In October, the administration put 28 Chinese public security bureaus and companies, including video surveillance company Hikvision, on a trade blacklist over their involvement in Beijing’s repression in Xinjiang, where an estimated more than 1 million Uyghurs and other Muslim minorities are detained as part of the regime’s purported efforts to fight “extremism.” It also imposed visa restrictions of regime officials complicit in the campaign.
Earlier this month, the House overwhelmingly passed the Uyghur Act, which would require the administration to toughen its response to human rights abuses in Xinjiang. A similar bill passed the Senate in September, and Congress is working on a final, reconciled version to send to President Donald Trump for his signature.

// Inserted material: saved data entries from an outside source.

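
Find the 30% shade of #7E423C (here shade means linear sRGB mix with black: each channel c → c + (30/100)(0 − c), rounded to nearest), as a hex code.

#7E423C is rgb(126, 66, 60).
Lerp each channel 30% toward 0:
  R: 126 + 0.3×(0−126) = 126 − 37.8 = 88.2 → 88
  G: 66 + 0.3×(0−66) = 66 − 19.8 = 46.2 → 46
  B: 60 − 18 = 42 → 42
rgb(88, 46, 42) = #582E2A.

#582E2A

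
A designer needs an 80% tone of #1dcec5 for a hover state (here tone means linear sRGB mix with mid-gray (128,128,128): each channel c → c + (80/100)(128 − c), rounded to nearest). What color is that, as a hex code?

#1dcec5 is rgb(29, 206, 197).
Lerp each channel 80% toward 128:
  R: 29 + 79.2 = 108.2 → 108
  G: 206 + 0.8×(128−206) = 206 − 62.4 = 143.6 → 144
  B: 197 − 55.2 = 141.8 → 142
rgb(108, 144, 142) = #6c908e.

#6c908e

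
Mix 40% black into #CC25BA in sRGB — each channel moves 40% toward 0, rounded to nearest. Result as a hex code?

#CC25BA is rgb(204, 37, 186).
Lerp each channel 40% toward 0:
  R: 204 + 0.4×(0−204) = 204 − 81.6 = 122.4 → 122
  G: 37 − 14.8 = 22.2 → 22
  B: 186 + 0.4×(0−186) = 186 − 74.4 = 111.6 → 112
rgb(122, 22, 112) = #7A1670.

#7A1670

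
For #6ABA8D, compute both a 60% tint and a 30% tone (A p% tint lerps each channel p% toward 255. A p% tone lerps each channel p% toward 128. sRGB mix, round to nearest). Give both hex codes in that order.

#C3E3D1, #71A989

#6ABA8D is rgb(106, 186, 141).
60% tint:
  R: 106 + 89.4 = 195.4 → 195
  G: 186 + 41.4 = 227.4 → 227
  B: 141 + 0.6×(255−141) = 141 + 68.4 = 209.4 → 209
  → #C3E3D1
30% tone:
  R: 106 + 6.6 = 112.6 → 113
  G: 186 − 17.4 = 168.6 → 169
  B: 141 − 3.9 = 137.1 → 137
  → #71A989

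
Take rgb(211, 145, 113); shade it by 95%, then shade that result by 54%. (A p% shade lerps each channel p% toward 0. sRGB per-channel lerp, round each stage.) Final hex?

#050303

Lerp each channel 95% toward 0:
  R: 211 + 0.95×(0−211) = 211 − 200.45 = 10.55 → 11
  G: 145 + 0.95×(0−145) = 145 − 137.75 = 7.25 → 7
  B: 113 + 0.95×(0−113) = 113 − 107.35 = 5.65 → 6
After the shade: rgb(11, 7, 6) = #0B0706.
Lerp each channel 54% toward 0:
  R: 11 + 0.54×(0−11) = 11 − 5.94 = 5.06 → 5
  G: 7 − 3.78 = 3.22 → 3
  B: 6 + 0.54×(0−6) = 6 − 3.24 = 2.76 → 3
rgb(5, 3, 3) = #050303.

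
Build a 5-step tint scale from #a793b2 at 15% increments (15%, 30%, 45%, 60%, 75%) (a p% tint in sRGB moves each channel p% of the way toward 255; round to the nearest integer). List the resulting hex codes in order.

#a793b2 is rgb(167, 147, 178).
15%: (167 + 13.2 = 180.2→180, 147 + 16.2 = 163.2→163, 178 + 11.55 = 189.55→190) → #b4a3be
30%: (167 + 26.4 = 193.4→193, 147 + 32.4 = 179.4→179, 178 + 23.1 = 201.1→201) → #c1b3c9
45%: (167 + 39.6 = 206.6→207, 147 + 48.6 = 195.6→196, 178 + 34.65 = 212.65→213) → #cfc4d5
60%: (167 + 52.8 = 219.8→220, 147 + 64.8 = 211.8→212, 178 + 46.2 = 224.2→224) → #dcd4e0
75%: (167 + 66 = 233→233, 147 + 81 = 228→228, 178 + 57.75 = 235.75→236) → #e9e4ec

#b4a3be, #c1b3c9, #cfc4d5, #dcd4e0, #e9e4ec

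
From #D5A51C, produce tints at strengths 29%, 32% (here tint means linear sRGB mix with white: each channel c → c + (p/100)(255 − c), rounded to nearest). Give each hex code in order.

#E1BF5E, #E2C265

#D5A51C is rgb(213, 165, 28).
29%: (213 + 12.18 = 225.18→225, 165 + 26.1 = 191.1→191, 28 + 65.83 = 93.83→94) → #E1BF5E
32%: (213 + 13.44 = 226.44→226, 165 + 28.8 = 193.8→194, 28 + 72.64 = 100.64→101) → #E2C265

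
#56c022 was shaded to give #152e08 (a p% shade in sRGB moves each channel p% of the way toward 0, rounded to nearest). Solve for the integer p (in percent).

76%

#56c022 is rgb(86, 192, 34); #152e08 is rgb(21, 46, 8).
On the G channel (widest range): 46 ≈ 192 + (p/100)(0 − 192), so p ≈ 100×(46 − 192)/(0 − 192) = -14600/-192 = 76.04.
p = 76 reproduces all three channels after rounding.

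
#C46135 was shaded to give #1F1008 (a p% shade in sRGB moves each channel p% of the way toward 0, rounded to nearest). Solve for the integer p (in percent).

#C46135 is rgb(196, 97, 53); #1F1008 is rgb(31, 16, 8).
On the R channel (widest range): 31 ≈ 196 + (p/100)(0 − 196), so p ≈ 100×(31 − 196)/(0 − 196) = -16500/-196 = 84.18.
p = 84 reproduces all three channels after rounding.

84%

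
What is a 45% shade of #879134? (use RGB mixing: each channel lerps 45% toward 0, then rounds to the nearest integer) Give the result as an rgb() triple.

rgb(74, 80, 29)

#879134 is rgb(135, 145, 52).
A 45% shade moves each channel 45% toward 0:
  R: 135 + 0.45×(0−135) = 135 − 60.75 = 74.25 → 74
  G: 145 + 0.45×(0−145) = 145 − 65.25 = 79.75 → 80
  B: 52 + 0.45×(0−52) = 52 − 23.4 = 28.6 → 29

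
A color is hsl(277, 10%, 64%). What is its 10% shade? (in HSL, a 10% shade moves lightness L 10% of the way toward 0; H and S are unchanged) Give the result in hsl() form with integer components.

L moves 10% from 64 toward 0: 64 − 6.4 = 57.6 → 58.
H and S are unchanged.

hsl(277, 10%, 58%)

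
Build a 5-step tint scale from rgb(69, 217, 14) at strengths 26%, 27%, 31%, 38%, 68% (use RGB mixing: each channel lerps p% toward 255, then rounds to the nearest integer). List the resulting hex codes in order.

26%: (69 + 48.36 = 117.36→117, 217 + 9.88 = 226.88→227, 14 + 62.66 = 76.66→77) → #75e34d
27%: (69 + 50.22 = 119.22→119, 217 + 10.26 = 227.26→227, 14 + 65.07 = 79.07→79) → #77e34f
31%: (69 + 57.66 = 126.66→127, 217 + 11.78 = 228.78→229, 14 + 74.71 = 88.71→89) → #7fe559
38%: (69 + 70.68 = 139.68→140, 217 + 14.44 = 231.44→231, 14 + 91.58 = 105.58→106) → #8ce76a
68%: (69 + 126.48 = 195.48→195, 217 + 25.84 = 242.84→243, 14 + 163.88 = 177.88→178) → #c3f3b2

#75e34d, #77e34f, #7fe559, #8ce76a, #c3f3b2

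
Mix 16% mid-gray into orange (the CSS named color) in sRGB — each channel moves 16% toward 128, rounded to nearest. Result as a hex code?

#eb9f14

CSS orange is rgb(255, 165, 0).
Per channel, c → c + 0.16(128 − c):
  R: 255 − 20.32 = 234.68 → 235
  G: 165 − 5.92 = 159.08 → 159
  B: 0 + 20.48 = 20.48 → 20
rgb(235, 159, 20) = #eb9f14.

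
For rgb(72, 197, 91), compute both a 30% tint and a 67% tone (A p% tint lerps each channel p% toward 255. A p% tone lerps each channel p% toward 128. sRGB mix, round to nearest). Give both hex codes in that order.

#7FD68C, #6E9774

30% tint:
  R: 72 + 54.9 = 126.9 → 127
  G: 197 + 17.4 = 214.4 → 214
  B: 91 + 49.2 = 140.2 → 140
  → #7FD68C
67% tone:
  R: 72 + 37.52 = 109.52 → 110
  G: 197 − 46.23 = 150.77 → 151
  B: 91 + 0.67×(128−91) = 91 + 24.79 = 115.79 → 116
  → #6E9774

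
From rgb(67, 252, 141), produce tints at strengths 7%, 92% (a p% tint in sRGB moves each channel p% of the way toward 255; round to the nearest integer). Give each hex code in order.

#50fc95, #f0fff6

7%: (67 + 13.16 = 80.16→80, 252→252, 141 + 7.98 = 148.98→149) → #50fc95
92%: (67 + 172.96 = 239.96→240, 252 + 2.76 = 254.76→255, 141 + 104.88 = 245.88→246) → #f0fff6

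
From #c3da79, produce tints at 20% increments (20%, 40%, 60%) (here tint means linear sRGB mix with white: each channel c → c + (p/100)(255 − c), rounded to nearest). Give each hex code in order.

#cfe194, #dbe9af, #e7f0c9

#c3da79 is rgb(195, 218, 121).
20%: (195 + 12 = 207→207, 218 + 7.4 = 225.4→225, 121 + 26.8 = 147.8→148) → #cfe194
40%: (195 + 24 = 219→219, 218 + 14.8 = 232.8→233, 121 + 53.6 = 174.6→175) → #dbe9af
60%: (195 + 36 = 231→231, 218 + 22.2 = 240.2→240, 121 + 80.4 = 201.4→201) → #e7f0c9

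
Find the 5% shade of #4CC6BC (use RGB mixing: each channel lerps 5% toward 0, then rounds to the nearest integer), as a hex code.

#4CC6BC is rgb(76, 198, 188).
Lerp each channel 5% toward 0:
  R: 76 + 0.05×(0−76) = 76 − 3.8 = 72.2 → 72
  G: 198 + 0.05×(0−198) = 198 − 9.9 = 188.1 → 188
  B: 188 + 0.05×(0−188) = 188 − 9.4 = 178.6 → 179
rgb(72, 188, 179) = #48BCB3.

#48BCB3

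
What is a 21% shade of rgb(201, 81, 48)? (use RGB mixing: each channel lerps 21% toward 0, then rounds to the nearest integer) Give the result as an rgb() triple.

rgb(159, 64, 38)

Per channel, c → c + 0.21(0 − c):
  R: 201 + 0.21×(0−201) = 201 − 42.21 = 158.79 → 159
  G: 81 + 0.21×(0−81) = 81 − 17.01 = 63.99 → 64
  B: 48 + 0.21×(0−48) = 48 − 10.08 = 37.92 → 38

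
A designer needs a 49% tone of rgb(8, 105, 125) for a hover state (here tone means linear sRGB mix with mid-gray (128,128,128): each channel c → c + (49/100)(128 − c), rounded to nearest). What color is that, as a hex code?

Per channel, c → c + 0.49(128 − c):
  R: 8 + 0.49×(128−8) = 8 + 58.8 = 66.8 → 67
  G: 105 + 0.49×(128−105) = 105 + 11.27 = 116.27 → 116
  B: 125 + 0.49×(128−125) = 125 + 1.47 = 126.47 → 126
rgb(67, 116, 126) = #43747E.

#43747E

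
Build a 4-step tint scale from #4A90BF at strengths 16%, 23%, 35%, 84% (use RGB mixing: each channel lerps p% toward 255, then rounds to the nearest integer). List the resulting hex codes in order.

#67A2C9, #74AACE, #89B7D5, #E2EDF5

#4A90BF is rgb(74, 144, 191).
16%: (74 + 28.96 = 102.96→103, 144 + 17.76 = 161.76→162, 191 + 10.24 = 201.24→201) → #67A2C9
23%: (74 + 41.63 = 115.63→116, 144 + 25.53 = 169.53→170, 191 + 14.72 = 205.72→206) → #74AACE
35%: (74 + 63.35 = 137.35→137, 144 + 38.85 = 182.85→183, 191 + 22.4 = 213.4→213) → #89B7D5
84%: (74 + 152.04 = 226.04→226, 144 + 93.24 = 237.24→237, 191 + 53.76 = 244.76→245) → #E2EDF5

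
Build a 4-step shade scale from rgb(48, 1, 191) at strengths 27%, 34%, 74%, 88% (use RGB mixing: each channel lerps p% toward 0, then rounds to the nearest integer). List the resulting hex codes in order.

#23018b, #20017e, #0c0032, #060017

27%: (48 − 12.96 = 35.04→35, 1→1, 191 − 51.57 = 139.43→139) → #23018b
34%: (48 − 16.32 = 31.68→32, 1→1, 191 − 64.94 = 126.06→126) → #20017e
74%: (48 − 35.52 = 12.48→12, 1 − 0.74 = 0.26→0, 191 − 141.34 = 49.66→50) → #0c0032
88%: (48 − 42.24 = 5.76→6, 1 − 0.88 = 0.12→0, 191 − 168.08 = 22.92→23) → #060017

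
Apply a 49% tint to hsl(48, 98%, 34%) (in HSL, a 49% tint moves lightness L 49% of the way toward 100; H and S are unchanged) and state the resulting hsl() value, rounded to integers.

hsl(48, 98%, 66%)

L moves 49% from 34 toward 100: 34 + 32.34 = 66.34 → 66.
H and S are unchanged.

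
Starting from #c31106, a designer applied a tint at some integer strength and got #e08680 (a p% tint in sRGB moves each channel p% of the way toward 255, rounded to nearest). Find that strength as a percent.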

The U.S. House of Representatives’ Foreign Affairs Committee on Dec. 18 approved legislation calling for stronger U.S. support for religious and human rights in Tibet, known as the Tibet Policy and Support Act of 2019. The bill is expected to go to the full House for a vote.
As part of the administration’s “Indo-Pacific Strategy,” the United States has continued to strengthen defense and economic partnerships with Asian countries, including Taiwan, Japan, and India, to counter the regime’s hegemonic ambitions in the region.
The Trump administration has increased flyovers by U.S. bombers and U.S. Navy patrols in the South China Sea, a hotly disputed waterway where the Chinese regime has built a network of militarized artificial islands and atolls. U.S. officials have repeatedly denounced Beijing’s military buildup and aggressive tactics in the region, which includes deploying coast guard ships and militia fishing boats to intimidate fishing vessels, and block access to waterways.
In November, the United States, Japan, and Australia unveiled the “Blue Dot Network,” a certification scheme that will set international standards for major infrastructure projects. The plan was seen as a move to address criticisms of the Chinese regime’s “One Belt, One Road” (OBOR, also known as Belt and Road) initiative which has been labeled as creating debt traps for recipient countries.